The Equifax data breach was one of the most massive data breaches of all time, and it has resulted in the biggest settlement for a data breach to date. After two years of investigations at the state and federal levels, credit reporting agency Equifax has agreed to a $675 million – up to possibly $700 million – settlement that puts to rest complaints from the Federal Trade Commission (FTC) and Consumer Financial Protection Bureau (CFPB), as well as multistate class action litigation.

In 2017, Equifax was hacked when it failed to secure its servers, leaving the personal information of 147 million people – including credit card numbers, driver’s license numbers, Social Security numbers, birth dates, and addresses – exposed. As we previously reported, the resulting theft of consumer data resulted in multistate litigation and investigations by Congress, the FTC, and European data protection authorities. A year after the breach, the Government Accountability Office (GAO) released a report on the breach, which found Equifax was using software with a known vulnerability in its online dispute portal that enabled hackers to penetrate the network and acquire personal information. According to the report, the company’s systemic deficits in the areas of identification, detection, segmentation, and data governance led to the breach.

The Order, which was approved by Chief Judge Thomas Thrash Jr. of the U.S. District Court for the Northern District of Georgia on July 22, 2019, requires Equifax to pay at least $175 million in civil penalties to the states, District of Columbia, and Puerto Rico, $300 million to a fund that will provide free credit monitoring services to consumers, and $100 million in fines to the CFPB. Equifax will contribute up to $125 million more to the fund if the initial payment isn’t adequate to compensate consumer losses. Consumers will also receive six free credit reports annually for seven years.

In addition to the payout, Equifax must implement a comprehensive information security program and must designate an employee to oversee it. The company is required to obtain third-party assessments of its information security program every two years, and the FTC can approve the assessor for each two-year assessment period. Equifax also must invest a minimum of $1 billion to improve its data security over the next five years.

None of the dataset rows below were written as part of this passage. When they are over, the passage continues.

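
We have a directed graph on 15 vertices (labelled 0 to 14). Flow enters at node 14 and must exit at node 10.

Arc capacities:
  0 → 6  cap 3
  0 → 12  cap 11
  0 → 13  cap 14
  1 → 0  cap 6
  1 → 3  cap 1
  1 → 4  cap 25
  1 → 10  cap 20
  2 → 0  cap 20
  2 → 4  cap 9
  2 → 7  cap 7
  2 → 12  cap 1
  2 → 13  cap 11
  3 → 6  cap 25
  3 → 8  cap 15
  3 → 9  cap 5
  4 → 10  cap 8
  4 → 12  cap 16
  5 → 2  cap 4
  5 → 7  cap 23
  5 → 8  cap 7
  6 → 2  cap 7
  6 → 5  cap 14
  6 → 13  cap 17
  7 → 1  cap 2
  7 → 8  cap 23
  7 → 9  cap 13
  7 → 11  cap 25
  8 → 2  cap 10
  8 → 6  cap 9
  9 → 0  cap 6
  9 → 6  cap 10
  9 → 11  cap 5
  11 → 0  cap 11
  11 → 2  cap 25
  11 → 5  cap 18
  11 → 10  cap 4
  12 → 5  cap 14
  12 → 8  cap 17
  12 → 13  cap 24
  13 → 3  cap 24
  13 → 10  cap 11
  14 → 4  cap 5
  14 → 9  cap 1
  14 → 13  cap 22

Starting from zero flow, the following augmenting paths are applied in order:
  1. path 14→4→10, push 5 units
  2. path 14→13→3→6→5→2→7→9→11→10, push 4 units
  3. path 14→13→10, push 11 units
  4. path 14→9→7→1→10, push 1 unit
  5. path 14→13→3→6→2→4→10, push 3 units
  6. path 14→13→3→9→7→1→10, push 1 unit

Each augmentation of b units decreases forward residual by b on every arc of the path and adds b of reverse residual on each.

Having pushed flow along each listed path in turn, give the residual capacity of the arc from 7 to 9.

after path 1 (14→4→10, push 5): res(7,9)=13
after path 2 (14→13→3→6→5→2→7→9→11→10, push 4): res(7,9)=9
after path 3 (14→13→10, push 11): res(7,9)=9
after path 4 (14→9→7→1→10, push 1): res(7,9)=10
after path 5 (14→13→3→6→2→4→10, push 3): res(7,9)=10
after path 6 (14→13→3→9→7→1→10, push 1): res(7,9)=11

Residual capacity of (7,9): 11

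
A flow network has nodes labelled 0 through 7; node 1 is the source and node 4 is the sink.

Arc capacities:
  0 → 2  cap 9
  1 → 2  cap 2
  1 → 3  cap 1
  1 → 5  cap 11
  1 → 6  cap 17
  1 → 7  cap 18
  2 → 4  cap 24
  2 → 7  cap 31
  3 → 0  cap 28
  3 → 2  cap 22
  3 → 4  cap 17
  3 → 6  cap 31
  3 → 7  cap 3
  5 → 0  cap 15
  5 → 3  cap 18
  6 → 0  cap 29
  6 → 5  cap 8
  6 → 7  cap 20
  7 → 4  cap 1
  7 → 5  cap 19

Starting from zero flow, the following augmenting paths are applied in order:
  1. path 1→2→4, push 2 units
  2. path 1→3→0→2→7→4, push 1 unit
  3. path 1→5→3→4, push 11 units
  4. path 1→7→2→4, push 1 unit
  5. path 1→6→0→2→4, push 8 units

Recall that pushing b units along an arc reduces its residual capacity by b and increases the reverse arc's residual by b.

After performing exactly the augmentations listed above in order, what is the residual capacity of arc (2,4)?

Residual capacity of (2,4): 13

after path 1 (1→2→4, push 2): res(2,4)=22
after path 2 (1→3→0→2→7→4, push 1): res(2,4)=22
after path 3 (1→5→3→4, push 11): res(2,4)=22
after path 4 (1→7→2→4, push 1): res(2,4)=21
after path 5 (1→6→0→2→4, push 8): res(2,4)=13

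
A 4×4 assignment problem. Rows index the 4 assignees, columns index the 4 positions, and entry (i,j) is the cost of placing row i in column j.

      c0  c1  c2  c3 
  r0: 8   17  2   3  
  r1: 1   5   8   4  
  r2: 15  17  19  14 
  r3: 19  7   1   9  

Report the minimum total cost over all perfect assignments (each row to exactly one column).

Minimum assignment cost: 22

optimal assignment: row0→col3 (cost 3), row1→col0 (cost 1), row2→col1 (cost 17), row3→col2 (cost 1)
total = 3 + 1 + 17 + 1 = 22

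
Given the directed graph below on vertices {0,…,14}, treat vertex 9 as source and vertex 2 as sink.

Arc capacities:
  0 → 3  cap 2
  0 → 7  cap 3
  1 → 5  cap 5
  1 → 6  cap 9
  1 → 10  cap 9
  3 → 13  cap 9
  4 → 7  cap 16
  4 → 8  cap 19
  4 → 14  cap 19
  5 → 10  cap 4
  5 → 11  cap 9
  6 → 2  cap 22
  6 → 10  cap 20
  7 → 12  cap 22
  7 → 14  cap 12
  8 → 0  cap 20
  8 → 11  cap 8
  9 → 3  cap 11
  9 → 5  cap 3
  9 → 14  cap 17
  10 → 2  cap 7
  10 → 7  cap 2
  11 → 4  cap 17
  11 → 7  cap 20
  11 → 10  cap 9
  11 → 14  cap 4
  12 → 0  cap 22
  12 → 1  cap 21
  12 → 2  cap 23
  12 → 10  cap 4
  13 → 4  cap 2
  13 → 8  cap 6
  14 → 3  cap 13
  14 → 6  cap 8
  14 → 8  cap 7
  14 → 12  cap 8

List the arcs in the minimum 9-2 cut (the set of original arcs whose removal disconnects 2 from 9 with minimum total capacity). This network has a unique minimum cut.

augment #1: 9→5→10→2 push 3
augment #2: 9→14→6→2 push 8
augment #3: 9→14→12→2 push 8
augment #4: 9→14→8→11→10→2 push 1
augment #5: 9→3→13→4→7→12→2 push 2
augment #6: 9→3→13→8→11→10→2 push 3
augment #7: 9→3→13→8→0→7→12→2 push 3
max flow = 28; residual-reachable set from 9 gives S-side
cut edges (S→T): {(9,5), (9,14), (13,4), (13,8)} total cap 28

Min-cut arcs: {(9,5), (9,14), (13,4), (13,8)} (total capacity 28)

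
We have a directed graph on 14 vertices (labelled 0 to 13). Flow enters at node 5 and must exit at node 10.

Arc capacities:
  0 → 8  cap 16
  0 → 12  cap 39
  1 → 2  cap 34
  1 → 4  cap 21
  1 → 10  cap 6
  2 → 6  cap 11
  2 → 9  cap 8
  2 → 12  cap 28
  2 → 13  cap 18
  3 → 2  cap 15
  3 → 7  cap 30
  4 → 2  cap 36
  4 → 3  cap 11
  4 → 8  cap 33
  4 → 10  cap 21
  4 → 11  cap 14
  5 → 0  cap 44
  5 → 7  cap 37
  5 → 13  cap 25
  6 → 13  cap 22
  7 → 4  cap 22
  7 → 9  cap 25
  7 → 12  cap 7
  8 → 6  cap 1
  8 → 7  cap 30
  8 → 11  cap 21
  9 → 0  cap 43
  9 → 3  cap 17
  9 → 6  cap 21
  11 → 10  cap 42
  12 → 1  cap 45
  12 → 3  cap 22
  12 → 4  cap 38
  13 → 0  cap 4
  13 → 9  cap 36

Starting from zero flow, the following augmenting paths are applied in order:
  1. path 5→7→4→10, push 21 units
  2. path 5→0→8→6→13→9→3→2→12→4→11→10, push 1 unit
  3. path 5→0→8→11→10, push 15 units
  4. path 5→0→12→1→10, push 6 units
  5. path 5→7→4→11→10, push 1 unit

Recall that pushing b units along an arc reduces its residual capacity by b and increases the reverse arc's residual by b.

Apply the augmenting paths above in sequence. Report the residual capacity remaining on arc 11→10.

Residual capacity of (11,10): 25

after path 1 (5→7→4→10, push 21): res(11,10)=42
after path 2 (5→0→8→6→13→9→3→2→12→4→11→10, push 1): res(11,10)=41
after path 3 (5→0→8→11→10, push 15): res(11,10)=26
after path 4 (5→0→12→1→10, push 6): res(11,10)=26
after path 5 (5→7→4→11→10, push 1): res(11,10)=25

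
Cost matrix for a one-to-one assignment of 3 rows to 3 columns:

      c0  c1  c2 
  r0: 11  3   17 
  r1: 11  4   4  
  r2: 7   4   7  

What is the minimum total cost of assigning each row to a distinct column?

optimal assignment: row0→col1 (cost 3), row1→col2 (cost 4), row2→col0 (cost 7)
total = 3 + 4 + 7 = 14

Minimum assignment cost: 14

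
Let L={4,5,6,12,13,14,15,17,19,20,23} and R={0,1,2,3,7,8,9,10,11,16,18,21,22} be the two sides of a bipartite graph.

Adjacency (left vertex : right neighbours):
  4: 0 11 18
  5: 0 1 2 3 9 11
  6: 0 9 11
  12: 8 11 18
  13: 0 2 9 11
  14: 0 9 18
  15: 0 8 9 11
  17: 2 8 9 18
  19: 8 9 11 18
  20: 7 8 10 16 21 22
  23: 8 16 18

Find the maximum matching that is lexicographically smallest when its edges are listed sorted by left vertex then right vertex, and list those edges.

Lex-smallest maximum matching: {(4,0), (5,1), (6,9), (12,8), (13,2), (14,18), (15,11), (20,7), (23,16)}

|M| = 9 (so the lex-smallest maximum matching has 9 edges)
process left vertices in ascending order; for each, take the smallest-labelled available neighbour that still permits 9 edges overall, or leave it unmatched if none does
lex-smallest matching: {4-0, 5-1, 6-9, 12-8, 13-2, 14-18, 15-11, 20-7, 23-16}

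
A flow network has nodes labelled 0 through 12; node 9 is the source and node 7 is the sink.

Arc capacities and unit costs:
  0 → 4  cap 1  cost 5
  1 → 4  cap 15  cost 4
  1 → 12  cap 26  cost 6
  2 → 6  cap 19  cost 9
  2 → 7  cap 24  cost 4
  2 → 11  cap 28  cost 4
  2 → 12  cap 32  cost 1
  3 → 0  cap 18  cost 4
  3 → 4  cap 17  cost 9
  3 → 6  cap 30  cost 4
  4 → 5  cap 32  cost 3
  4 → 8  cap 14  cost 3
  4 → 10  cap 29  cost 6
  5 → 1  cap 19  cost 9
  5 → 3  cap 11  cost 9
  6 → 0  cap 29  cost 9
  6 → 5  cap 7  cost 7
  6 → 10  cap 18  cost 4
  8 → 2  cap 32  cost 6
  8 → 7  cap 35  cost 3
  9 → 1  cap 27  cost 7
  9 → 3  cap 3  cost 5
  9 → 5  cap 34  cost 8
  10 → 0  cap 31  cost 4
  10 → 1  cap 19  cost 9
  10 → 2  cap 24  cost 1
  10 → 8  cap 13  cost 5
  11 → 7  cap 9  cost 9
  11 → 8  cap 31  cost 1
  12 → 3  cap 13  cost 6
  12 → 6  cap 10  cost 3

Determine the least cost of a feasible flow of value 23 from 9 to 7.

shortest-cost path #1: 9→1→4→8→7 push 14 @ unit cost 17 (adds 238)
shortest-cost path #2: 9→3→6→10→2→7 push 3 @ unit cost 18 (adds 54)
shortest-cost path #3: 9→1→4→10→2→7 push 1 @ unit cost 22 (adds 22)
shortest-cost path #4: 9→1→12→6→10→2→7 push 5 @ unit cost 25 (adds 125)
total cost = 439

Minimum cost for 23 units: 439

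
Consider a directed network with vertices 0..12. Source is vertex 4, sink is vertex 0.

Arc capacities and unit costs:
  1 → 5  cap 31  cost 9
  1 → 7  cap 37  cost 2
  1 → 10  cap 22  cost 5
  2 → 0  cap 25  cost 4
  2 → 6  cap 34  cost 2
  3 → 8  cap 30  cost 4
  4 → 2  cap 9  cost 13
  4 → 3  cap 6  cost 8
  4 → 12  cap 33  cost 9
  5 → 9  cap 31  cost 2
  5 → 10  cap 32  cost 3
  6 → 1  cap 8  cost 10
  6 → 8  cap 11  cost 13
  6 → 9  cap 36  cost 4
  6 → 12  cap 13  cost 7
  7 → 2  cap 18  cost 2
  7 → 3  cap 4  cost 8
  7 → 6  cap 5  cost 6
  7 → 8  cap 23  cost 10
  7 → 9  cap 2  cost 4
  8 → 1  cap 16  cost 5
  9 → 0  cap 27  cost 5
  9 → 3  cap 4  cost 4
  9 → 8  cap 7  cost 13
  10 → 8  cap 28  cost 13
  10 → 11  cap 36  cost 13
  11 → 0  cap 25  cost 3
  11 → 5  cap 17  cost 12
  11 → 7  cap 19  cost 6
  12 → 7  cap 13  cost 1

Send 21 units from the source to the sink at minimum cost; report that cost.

shortest-cost path #1: 4→12→7→2→0 push 13 @ unit cost 16 (adds 208)
shortest-cost path #2: 4→2→0 push 8 @ unit cost 17 (adds 136)
total cost = 344

Minimum cost for 21 units: 344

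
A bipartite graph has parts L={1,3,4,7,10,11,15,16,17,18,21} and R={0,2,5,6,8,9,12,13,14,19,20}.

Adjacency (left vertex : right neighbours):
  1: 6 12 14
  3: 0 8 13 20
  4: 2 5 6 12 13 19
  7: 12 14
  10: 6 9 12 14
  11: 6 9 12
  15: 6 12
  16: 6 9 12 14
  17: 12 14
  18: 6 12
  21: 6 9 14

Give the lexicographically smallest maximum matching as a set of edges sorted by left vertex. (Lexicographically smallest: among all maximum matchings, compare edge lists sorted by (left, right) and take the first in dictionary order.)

|M| = 6 (so the lex-smallest maximum matching has 6 edges)
process left vertices in ascending order; for each, take the smallest-labelled available neighbour that still permits 6 edges overall, or leave it unmatched if none does
lex-smallest matching: {1-6, 3-0, 4-2, 7-12, 10-9, 16-14}

Lex-smallest maximum matching: {(1,6), (3,0), (4,2), (7,12), (10,9), (16,14)}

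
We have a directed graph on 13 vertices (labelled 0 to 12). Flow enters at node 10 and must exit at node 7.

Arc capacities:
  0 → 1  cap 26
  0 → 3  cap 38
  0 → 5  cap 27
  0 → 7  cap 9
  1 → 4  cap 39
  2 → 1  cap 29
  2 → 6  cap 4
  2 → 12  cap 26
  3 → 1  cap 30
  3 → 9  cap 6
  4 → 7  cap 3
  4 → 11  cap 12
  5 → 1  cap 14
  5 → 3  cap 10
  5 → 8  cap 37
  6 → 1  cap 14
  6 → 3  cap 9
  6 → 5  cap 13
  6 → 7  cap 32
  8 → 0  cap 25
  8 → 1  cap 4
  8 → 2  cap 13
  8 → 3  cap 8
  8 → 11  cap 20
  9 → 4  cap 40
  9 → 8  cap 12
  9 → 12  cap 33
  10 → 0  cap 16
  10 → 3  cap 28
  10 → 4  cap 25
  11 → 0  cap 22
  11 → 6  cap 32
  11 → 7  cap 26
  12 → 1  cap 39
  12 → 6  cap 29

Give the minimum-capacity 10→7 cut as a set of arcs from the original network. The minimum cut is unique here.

augment #1: 10→0→7 push 9
augment #2: 10→4→7 push 3
augment #3: 10→4→11→7 push 12
augment #4: 10→0→5→8→11→7 push 7
augment #5: 10→3→9→8→11→7 push 6
max flow = 37; residual-reachable set from 10 gives S-side
cut edges (S→T): {(3,9), (4,7), (4,11), (10,0)} total cap 37

Min-cut arcs: {(3,9), (4,7), (4,11), (10,0)} (total capacity 37)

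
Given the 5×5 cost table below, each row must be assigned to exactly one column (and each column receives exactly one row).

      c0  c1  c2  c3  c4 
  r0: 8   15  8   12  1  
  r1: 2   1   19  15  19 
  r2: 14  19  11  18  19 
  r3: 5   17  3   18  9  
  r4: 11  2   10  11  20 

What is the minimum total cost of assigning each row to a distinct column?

Minimum assignment cost: 26

optimal assignment: row0→col4 (cost 1), row1→col0 (cost 2), row2→col3 (cost 18), row3→col2 (cost 3), row4→col1 (cost 2)
total = 1 + 2 + 18 + 3 + 2 = 26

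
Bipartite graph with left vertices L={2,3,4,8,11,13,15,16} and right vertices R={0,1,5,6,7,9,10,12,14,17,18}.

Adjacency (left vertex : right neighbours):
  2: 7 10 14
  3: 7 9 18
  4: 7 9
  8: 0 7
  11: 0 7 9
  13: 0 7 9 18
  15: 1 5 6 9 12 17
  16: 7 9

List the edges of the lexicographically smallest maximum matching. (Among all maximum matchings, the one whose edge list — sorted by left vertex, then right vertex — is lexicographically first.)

Lex-smallest maximum matching: {(2,10), (3,7), (4,9), (8,0), (13,18), (15,1)}

|M| = 6 (so the lex-smallest maximum matching has 6 edges)
process left vertices in ascending order; for each, take the smallest-labelled available neighbour that still permits 6 edges overall, or leave it unmatched if none does
lex-smallest matching: {2-10, 3-7, 4-9, 8-0, 13-18, 15-1}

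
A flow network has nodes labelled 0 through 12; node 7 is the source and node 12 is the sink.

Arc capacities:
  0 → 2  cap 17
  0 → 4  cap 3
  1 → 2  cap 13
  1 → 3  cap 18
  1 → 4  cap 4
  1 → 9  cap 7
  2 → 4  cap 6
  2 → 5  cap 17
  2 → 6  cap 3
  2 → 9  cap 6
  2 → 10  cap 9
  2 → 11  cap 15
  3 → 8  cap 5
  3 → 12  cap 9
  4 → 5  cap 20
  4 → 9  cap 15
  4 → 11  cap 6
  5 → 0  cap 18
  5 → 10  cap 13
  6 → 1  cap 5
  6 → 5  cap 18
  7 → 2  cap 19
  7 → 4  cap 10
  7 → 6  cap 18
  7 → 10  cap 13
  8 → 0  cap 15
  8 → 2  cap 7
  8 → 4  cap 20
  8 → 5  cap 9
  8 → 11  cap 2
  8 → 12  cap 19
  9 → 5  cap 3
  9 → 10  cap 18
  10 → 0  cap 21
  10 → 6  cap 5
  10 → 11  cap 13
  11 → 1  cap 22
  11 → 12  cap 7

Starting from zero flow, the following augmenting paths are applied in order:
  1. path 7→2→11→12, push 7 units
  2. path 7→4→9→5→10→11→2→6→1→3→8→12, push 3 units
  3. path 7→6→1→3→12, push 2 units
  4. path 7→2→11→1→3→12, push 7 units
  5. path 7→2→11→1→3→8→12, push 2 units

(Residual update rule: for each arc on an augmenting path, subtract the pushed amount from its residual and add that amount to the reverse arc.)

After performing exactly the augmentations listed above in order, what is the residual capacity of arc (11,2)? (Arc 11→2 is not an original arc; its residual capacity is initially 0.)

Residual capacity of (11,2): 13

after path 1 (7→2→11→12, push 7): res(11,2)=7
after path 2 (7→4→9→5→10→11→2→6→1→3→8→12, push 3): res(11,2)=4
after path 3 (7→6→1→3→12, push 2): res(11,2)=4
after path 4 (7→2→11→1→3→12, push 7): res(11,2)=11
after path 5 (7→2→11→1→3→8→12, push 2): res(11,2)=13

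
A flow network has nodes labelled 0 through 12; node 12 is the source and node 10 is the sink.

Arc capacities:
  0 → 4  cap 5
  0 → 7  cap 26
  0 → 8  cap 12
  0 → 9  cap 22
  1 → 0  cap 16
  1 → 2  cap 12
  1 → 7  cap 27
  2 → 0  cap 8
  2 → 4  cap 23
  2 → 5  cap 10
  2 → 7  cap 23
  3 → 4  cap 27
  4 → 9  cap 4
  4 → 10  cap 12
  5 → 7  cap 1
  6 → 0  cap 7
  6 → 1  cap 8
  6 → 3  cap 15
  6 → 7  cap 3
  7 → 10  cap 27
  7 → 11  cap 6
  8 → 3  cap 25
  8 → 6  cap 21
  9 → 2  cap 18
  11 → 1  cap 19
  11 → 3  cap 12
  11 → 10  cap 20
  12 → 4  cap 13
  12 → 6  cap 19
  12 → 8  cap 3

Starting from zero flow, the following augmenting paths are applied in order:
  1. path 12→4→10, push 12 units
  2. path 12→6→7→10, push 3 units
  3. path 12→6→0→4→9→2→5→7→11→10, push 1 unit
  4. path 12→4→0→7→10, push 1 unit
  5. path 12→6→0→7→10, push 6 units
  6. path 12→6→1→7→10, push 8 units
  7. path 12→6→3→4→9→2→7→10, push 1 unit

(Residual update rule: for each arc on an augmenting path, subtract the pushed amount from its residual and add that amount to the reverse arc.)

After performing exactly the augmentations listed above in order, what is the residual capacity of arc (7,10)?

Residual capacity of (7,10): 8

after path 1 (12→4→10, push 12): res(7,10)=27
after path 2 (12→6→7→10, push 3): res(7,10)=24
after path 3 (12→6→0→4→9→2→5→7→11→10, push 1): res(7,10)=24
after path 4 (12→4→0→7→10, push 1): res(7,10)=23
after path 5 (12→6→0→7→10, push 6): res(7,10)=17
after path 6 (12→6→1→7→10, push 8): res(7,10)=9
after path 7 (12→6→3→4→9→2→7→10, push 1): res(7,10)=8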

In prepared remarks at a press conference on July 22, 2019, FTC chair Joseph Simons used the opportunity to reiterate a point he made previously in testimony to Congress – that the FTC needs greater enforcement powers:

“The [CFPB] and the states were able to obtain civil penalties for this breach by a major financial institution. The FTC could not. The FTC could not, because we do not have civil penalty authority for initial violations of the FTC Act or for violations of the Gramm-Leach-Bliley Safeguards Rule. Fortunately, other agencies were able to fill in the gap – this time. But under different circumstances, future breaches might not always be subject to civil penalties, which sends absolutely the wrong signal regarding deterrence. For this reason, I renew my call for Congress to enact federal data security legislation that gives the FTC authority to seek civil penalties for first-time violations.”

Simons has repeatedly pushed Congress to grant the FTC greater enforcement powers, including the ability to impose fines for violations of federal laws that fall within its jurisdiction. The FTC’s recent willingness to use new tools, such as holding company executives personally liable for data breaches, shows that the FTC is creatively expanding the use of its enforcement arsenal while awaiting Congressional action, at least in some instances. However, the recent Commission vote to fine Facebook $5 billion for violations of a prior consent agreement – a situation where the FTC does have civil penalty authority – did not impose responsibility on Facebook founder Mark Zuckerberg or other senior executives. The failure to do so drew dissents from the two Democrats on the Commission, and the question of senior manager accountability will likely loom larger in future data breach and privacy investigations.